Chapter 42 Ruby
42
Ruby
The red priest was screaming at Ruby when the front door opened and Alison and John walked into the house. He shut up as soon as the Jacksons came inside, but Ruby's head still hurt. At times it felt like his pale hands were in her skull, pushing down on her brain, squeezing it.
Court was finished for the day.
John looked finished too. He looked even more tired and beaten than he had this morning. It had been interesting to Ruby to watch his decline over these last weeks. A vibrant, fit young father had become a wan, ghostlike figure. As if his life had been sucked right out through his eyes. Alison could see it too. Ruby noticed. She saw the concern in the looks she gave her husband. In her small touches. Brushing his shoulder, taking his hand. At times, Ruby wondered if Alison was concerned her husband might take his own life.
Ruby was concerned about this too. She didn't want that. John had to live, for a little while longer at least.
She explained it had been a rough day for Tomas. He might have been running a fever and she had given him some infant paracetamol. He'd had a tantrum, but Ruby had dealt with it and there was no point in going over it again. He was upstairs asleep. Had been most of the day.
Alison thanked her, and they both went upstairs to see him. Ruby followed, at a distance. She watched John and Alison wordlessly climb into Tomas's bed. One on either side. And together they held their son. Tomas stirred, but only a little.
‘Dad,' he said, and put his little hand on his father's chest and snuggled into him. His father's tears fell into Tomas's hair, but that didn't seem to disturb him from his slumber. Alison's body shook as she cried. John was still. And very quickly his tortured eyes closed.
Ruby walked silently downstairs, took her bag and her jacket and opened the front door. As she stood on the stone steps, she felt the small hairs on the back of her neck rise. A feeling started in her legs, then the small of her back and zoomed up her spine, through her shoulders and down into her arms, finally making her fingertips itch.

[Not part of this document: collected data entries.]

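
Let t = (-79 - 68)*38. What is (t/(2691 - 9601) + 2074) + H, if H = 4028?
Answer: 21085203/3455 ≈ 6102.8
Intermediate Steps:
t = -5586 (t = -147*38 = -5586)
(t/(2691 - 9601) + 2074) + H = (-5586/(2691 - 9601) + 2074) + 4028 = (-5586/(-6910) + 2074) + 4028 = (-5586*(-1/6910) + 2074) + 4028 = (2793/3455 + 2074) + 4028 = 7168463/3455 + 4028 = 21085203/3455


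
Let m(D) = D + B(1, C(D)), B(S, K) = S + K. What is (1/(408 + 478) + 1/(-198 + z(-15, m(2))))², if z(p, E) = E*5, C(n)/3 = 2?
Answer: 537289/18375971364 ≈ 2.9239e-5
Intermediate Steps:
C(n) = 6 (C(n) = 3*2 = 6)
B(S, K) = K + S
m(D) = 7 + D (m(D) = D + (6 + 1) = D + 7 = 7 + D)
z(p, E) = 5*E
(1/(408 + 478) + 1/(-198 + z(-15, m(2))))² = (1/(408 + 478) + 1/(-198 + 5*(7 + 2)))² = (1/886 + 1/(-198 + 5*9))² = (1/886 + 1/(-198 + 45))² = (1/886 + 1/(-153))² = (1/886 - 1/153)² = (-733/135558)² = 537289/18375971364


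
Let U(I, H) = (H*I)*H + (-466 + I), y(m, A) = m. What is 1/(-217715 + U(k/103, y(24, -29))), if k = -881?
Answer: -103/22980980 ≈ -4.4820e-6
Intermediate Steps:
U(I, H) = -466 + I + I*H² (U(I, H) = I*H² + (-466 + I) = -466 + I + I*H²)
1/(-217715 + U(k/103, y(24, -29))) = 1/(-217715 + (-466 - 881/103 - 881/103*24²)) = 1/(-217715 + (-466 - 881*1/103 - 881*1/103*576)) = 1/(-217715 + (-466 - 881/103 - 881/103*576)) = 1/(-217715 + (-466 - 881/103 - 507456/103)) = 1/(-217715 - 556335/103) = 1/(-22980980/103) = -103/22980980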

It was the same feeling as being in a dark wood and hearing a twig snap behind you; the same sensation experienced when leaning over the railing at the top of a tall building; the same central nervous system warning that's triggered when you're in the wild and you see a bear coming over the top of a ridge ahead; it's the body's alarm system flashing a red alert – flooding your muscles with adrenalin.
Someone was watching Ruby. She knew it. Instantly.

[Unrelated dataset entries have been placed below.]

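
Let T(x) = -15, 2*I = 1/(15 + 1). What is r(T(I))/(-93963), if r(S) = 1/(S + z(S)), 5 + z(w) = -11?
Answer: 1/2912853 ≈ 3.4331e-7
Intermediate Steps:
z(w) = -16 (z(w) = -5 - 11 = -16)
I = 1/32 (I = 1/(2*(15 + 1)) = (½)/16 = (½)*(1/16) = 1/32 ≈ 0.031250)
r(S) = 1/(-16 + S) (r(S) = 1/(S - 16) = 1/(-16 + S))
r(T(I))/(-93963) = 1/(-16 - 15*(-93963)) = -1/93963/(-31) = -1/31*(-1/93963) = 1/2912853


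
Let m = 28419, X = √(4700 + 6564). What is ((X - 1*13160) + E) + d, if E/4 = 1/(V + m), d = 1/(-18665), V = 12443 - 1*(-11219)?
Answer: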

She patted her pockets, as if making sure she had her keys with her. It allowed her to take a moment, to be still, and to allow her peripheral vision to locate the watcher.
There, on the other side of the street.
One of the people who worked for John Jackson's lawyer. The woman, Bloch. Sitting in her Jeep. Staring at her.

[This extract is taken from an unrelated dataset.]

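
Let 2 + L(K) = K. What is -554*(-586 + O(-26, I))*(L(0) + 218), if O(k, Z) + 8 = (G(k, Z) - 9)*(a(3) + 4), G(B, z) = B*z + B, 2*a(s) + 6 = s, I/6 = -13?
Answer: -525145464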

Ruby wasn't used to being watched. As a cleaner, maid, babysitter, no one paid her any attention. She came into many homes in this street and spent hours there every week, and yet nobody seemed to even notice she was there. They didn't speak to her if she didn't engage with them. They certainly didn't look at her.
She was the help.
She was the server.
She was invisible.
But now she could feel the blood warming her cheeks as Bloch's eyes burned into her. Nothing to do but ignore it. She hoisted her backpack onto both shoulders, trotted down the steps and turned sharply along the sidewalk in the direction of home, and her mom, who would be waiting for her. Hungry.
She was smart, this investigator. The red priest would want her to kill this one. It wouldn't be easy. Best to avoid her, for now at least. Ruby knew she was a threat.
She kept her head down, pounded the wet pavement as she headed up the street. With every step, she felt the heat of those eyes upon her. And with every step, she heard the red priest's voice purring in her mind. She tried to think of something else. A way to get rid of this priest for good.
As she turned the corner, she couldn't resist glancing over her shoulder, back down the street. The investigator, Bloch, was out of her vehicle. Standing beside it.
Watching her.
Ruby turned the key in the door to her apartment and immediately heard an unfamiliar sound.
Voices.
‘Mom?' she called out.
No answer. Just the murmur of conversation. Two men.
‘. . . you found paradise in America . . . you made a good living . . . the police protected you . . . there were courts of law . . .'
The voice was familiar. Someone she knew?
No. It's the TV. Mother hardly ever watched television. She listened to her records. She read her paperback romance novels, but her mom never put on the TV. Ruby rarely watched it. Sometimes for the news, but that was it.
She stepped into the small living space, which was lit only by the glare from the screen. Somehow, Mom had rearranged the only two chairs in the room. They were both facing the TV. Mom sat in her chair. And a man wearing dark clothing sat in the other.
‘. . . someday . . . I may call upon you for service . . . Until that day, accept this justice as a gift on my daughter's wedding day.'
Ruby liked movies. She knew those lines. The movie was The Godfather .
Written by Francis Ford Coppola and Mario Puzo. The actor who played the title role . . .
Marlon Brando.
‘Good evening,' said the man in the chair.